The hills were alive with the sound of Twenty/20 cricket.

FTGDCA v SL Invitation XI TSUNAMI RELIEF APPEAL CRICKET MATCH – ( SNNI – MELBOURNE)

The hills were alive with the sound of Twenty/20 cricket. To be precise it was 24/24 over game (12/2 innings) between Ferntree Gully District Cricket Association X1 and a Sri Lanka Invitation X1. The day and night game was played in aid of the Sri Lanka Relief; with all proceed donated to “Unconditional Compassion Trust.” Before I go any further I must thank, organisers Steve Brown and Sharon Connolly who invited me to umpire the game.

The game was played at Kings Park reserve in Upper Ferntree Gully situated in the Eastern Suburbs of Melbourne, Victoria. The hills at the foot of the Dandenong Ranges reminds me always of Kandy, Nuwara Eliya and other place in the hill country of Ceylon now called Sri Lanka.

The Sri Lankan team was captained by the 1996 world cup champion player Asanka Gurusinghe. Guru was hoping to win the toss, (which he did) and elected to bat. From the opening ball the big hits started, with the crowd fascinated and thrilled by the boundaries and sixes, the big hitting continued when the boys from Ferntree Gully came into bat, and they had the home crowd supporting them very vocally. The support the game received from a crowd of 1200 the biggest seen
at a cricket match indicated the 20/20 game was a winner.

Today we are thrilled by the Twenty/20 game. In the past listening to cricket commentaries was the go, the scoring was so slow, it made us kids fall a sleep. On the other hand I remember the excitement in the crowd when cricketers like Kanhai, Sobers, Dexter, Kapil Dev, Hadlee, Davidson, Walters, Botham, Imran Khan and our own C.I. Gunasekera batted. They scored the sixes and we loved to watch.
We even invented the word ‘Kanhai Shot’ in our normal vocabulary for anything big. Test cricket was good for the grace and elegance of stroke playing, but the matches were long and boring.
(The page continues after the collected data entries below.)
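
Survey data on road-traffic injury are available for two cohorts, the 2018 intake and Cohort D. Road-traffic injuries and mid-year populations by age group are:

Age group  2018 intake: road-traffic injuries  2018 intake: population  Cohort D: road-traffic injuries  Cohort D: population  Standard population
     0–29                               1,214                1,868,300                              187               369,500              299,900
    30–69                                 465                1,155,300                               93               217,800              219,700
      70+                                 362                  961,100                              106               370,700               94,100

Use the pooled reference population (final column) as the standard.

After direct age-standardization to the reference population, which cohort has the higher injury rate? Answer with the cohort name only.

Age-specific rates per 100,000 for the 2018 intake: 64.98, 40.25, 37.67.
For Cohort D: 50.61, 42.70, 28.59.
Standard total = 613,700; weights = 0.4887, 0.3580, 0.1533.
The 2018 intake: 0.4887×64.98 + 0.3580×40.25 + 0.1533×37.67 = 51.9378 per 100,000.
Cohort D: 0.4887×50.61 + 0.3580×42.70 + 0.1533×28.59 = 44.4020 per 100,000.

2018 intake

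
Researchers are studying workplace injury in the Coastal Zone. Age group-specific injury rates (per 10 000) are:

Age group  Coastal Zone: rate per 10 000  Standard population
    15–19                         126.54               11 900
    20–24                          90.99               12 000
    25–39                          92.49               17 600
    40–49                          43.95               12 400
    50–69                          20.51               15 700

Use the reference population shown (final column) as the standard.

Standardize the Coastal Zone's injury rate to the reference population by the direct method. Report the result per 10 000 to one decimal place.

Standard total = 69 600; weights = 0.1710, 0.1724, 0.2529, 0.1782, 0.2256.
Standardized rate: 0.1710×126.54 + 0.1724×90.99 + 0.2529×92.49 + 0.1782×43.95 + 0.2256×20.51 = 73.1683 per 10 000.

73.2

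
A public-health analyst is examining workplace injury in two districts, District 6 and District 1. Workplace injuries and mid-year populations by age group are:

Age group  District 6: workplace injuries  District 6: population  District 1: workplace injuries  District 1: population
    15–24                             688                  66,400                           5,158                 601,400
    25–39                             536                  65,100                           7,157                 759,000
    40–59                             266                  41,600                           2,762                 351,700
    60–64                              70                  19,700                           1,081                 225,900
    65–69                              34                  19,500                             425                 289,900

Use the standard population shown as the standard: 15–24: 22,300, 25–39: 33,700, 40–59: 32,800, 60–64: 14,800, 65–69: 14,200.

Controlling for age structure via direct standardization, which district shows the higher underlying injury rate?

District 1

Age-specific rates per 10,000 for District 6: 103.61, 82.33, 63.94, 35.53, 17.44.
For District 1: 85.77, 94.30, 78.53, 47.85, 14.66.
Standard total = 117,800; weights = 0.1893, 0.2861, 0.2784, 0.1256, 0.1205.
District 6: 0.1893×103.61 + 0.2861×82.33 + 0.2784×63.94 + 0.1256×35.53 + 0.1205×17.44 = 67.5388 per 10,000.
District 1: 0.1893×85.77 + 0.2861×94.30 + 0.2784×78.53 + 0.1256×47.85 + 0.1205×14.66 = 72.8575 per 10,000.
The crude rates (75.08 vs 74.43) would put District 6 higher, but that reflects its age composition; once standardized to a common age structure, District 1 has the higher underlying rate.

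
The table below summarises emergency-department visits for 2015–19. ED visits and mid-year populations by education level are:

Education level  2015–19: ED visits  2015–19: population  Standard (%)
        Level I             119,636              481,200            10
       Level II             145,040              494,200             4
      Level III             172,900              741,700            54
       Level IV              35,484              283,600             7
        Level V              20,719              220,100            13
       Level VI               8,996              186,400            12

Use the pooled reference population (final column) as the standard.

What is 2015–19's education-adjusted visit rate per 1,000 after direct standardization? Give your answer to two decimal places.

Education-specific rates per 1,000 for 2015–19: 248.620, 293.484, 233.113, 125.120, 94.134, 48.262.
Standard weights: 0.10, 0.04, 0.54, 0.07, 0.13, 0.12.
Standardized rate: 0.1000×248.620 + 0.0400×293.484 + 0.5400×233.113 + 0.0700×125.120 + 0.1300×94.134 + 0.1200×48.262 = 189.2698 per 1,000.

189.27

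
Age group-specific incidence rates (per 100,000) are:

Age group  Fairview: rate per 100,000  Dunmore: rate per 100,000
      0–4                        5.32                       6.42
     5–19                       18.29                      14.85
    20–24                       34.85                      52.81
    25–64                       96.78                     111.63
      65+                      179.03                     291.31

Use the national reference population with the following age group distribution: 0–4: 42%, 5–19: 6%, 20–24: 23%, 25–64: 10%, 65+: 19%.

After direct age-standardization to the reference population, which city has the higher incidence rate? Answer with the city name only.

Dunmore

Standard weights: 0.42, 0.06, 0.23, 0.10, 0.19.
Fairview: 0.4200×5.32 + 0.0600×18.29 + 0.2300×34.85 + 0.1000×96.78 + 0.1900×179.03 = 55.0410 per 100,000.
Dunmore: 0.4200×6.42 + 0.0600×14.85 + 0.2300×52.81 + 0.1000×111.63 + 0.1900×291.31 = 82.2456 per 100,000.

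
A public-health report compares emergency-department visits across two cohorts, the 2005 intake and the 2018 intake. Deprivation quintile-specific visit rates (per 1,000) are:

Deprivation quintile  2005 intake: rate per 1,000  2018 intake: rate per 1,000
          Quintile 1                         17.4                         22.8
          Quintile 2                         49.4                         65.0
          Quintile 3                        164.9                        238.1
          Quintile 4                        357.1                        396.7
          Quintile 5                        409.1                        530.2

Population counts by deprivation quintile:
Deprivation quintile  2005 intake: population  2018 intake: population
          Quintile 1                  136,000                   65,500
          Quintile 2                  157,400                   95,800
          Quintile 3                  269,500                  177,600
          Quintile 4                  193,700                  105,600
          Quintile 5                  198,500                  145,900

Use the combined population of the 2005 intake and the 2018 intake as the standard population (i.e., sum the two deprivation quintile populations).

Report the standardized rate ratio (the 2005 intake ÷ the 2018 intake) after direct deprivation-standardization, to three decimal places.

Combined standard total = 1,545,500; weights = 0.1304, 0.1638, 0.2893, 0.1937, 0.2228.
The 2005 intake: 0.1304×17.4 + 0.1638×49.4 + 0.2893×164.9 + 0.1937×357.1 + 0.2228×409.1 = 218.3857 per 1,000.
The 2018 intake: 0.1304×22.8 + 0.1638×65.0 + 0.2893×238.1 + 0.1937×396.7 + 0.2228×530.2 = 277.4765 per 1,000.
Ratio = 218.3857 ÷ 277.4765 = 0.78704.

0.787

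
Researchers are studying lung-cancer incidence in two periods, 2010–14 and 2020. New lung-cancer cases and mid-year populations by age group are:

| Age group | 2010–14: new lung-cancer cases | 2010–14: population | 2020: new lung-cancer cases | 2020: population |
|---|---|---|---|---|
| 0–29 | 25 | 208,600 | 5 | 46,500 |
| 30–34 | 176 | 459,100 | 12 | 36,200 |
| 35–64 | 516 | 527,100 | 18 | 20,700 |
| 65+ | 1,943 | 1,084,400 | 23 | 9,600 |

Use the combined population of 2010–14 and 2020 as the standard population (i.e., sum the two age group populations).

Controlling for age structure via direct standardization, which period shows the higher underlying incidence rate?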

We saw the introduction of Pyjama cricket or one day’s introduced to the world. There were bigger crowds at a one day game than sometimes at a test match. People enjoyed the big hits compared to a test match. The one day game got better when Sri Lanka displayed to the world how to score hard from the first over due to field restrictions.
But hitting big from the first ball can be disadvantage especially when wickets keep falling and teams cannot bat the allocated 50 overs. The YCW cricket Association in Melbourne which I also umpire has a one day competition with 40 over per side, some teams play it well, but most teams wait until 20 overs have been completed before lashing out, some do not bat the full 40 over.

Coming back to the Tsunami match, the 12 overs each team batted made a great impact on the crowd. There was no break between innings; therefore the crowd was constantly alert and alive. There were 16 sixes and 27 fours. The crowd loved it with some attempting to catch the sixes, which came into the crowd. The disadvantage is the ball
hitting a spectator, there was an occasion when the ball hit a pram, but no injuries or complaints. This was cricket at its highest. We have moved into a faster life style and there is only limited time for recreational and sporting activities. People cannot spare a whole day on the field and worse to be a spectator at a match.
From an umpire’s point of view (I have watched some boring cricket) and a sportsman’s point of (the legs and body takes its toll), we parents can only do limited things in a 24 hour period.

Twenty/20 cricket is here to stay; I can see the bowlers having a limited run up and who knows; the future might introduce a shorter game with more teams participating on the day. Today in the hills at Ferntree Gully Twenty/20 cricket was given the thumbs up by the biggest crowd at a match. Cricket and Charity were the big winners on the night.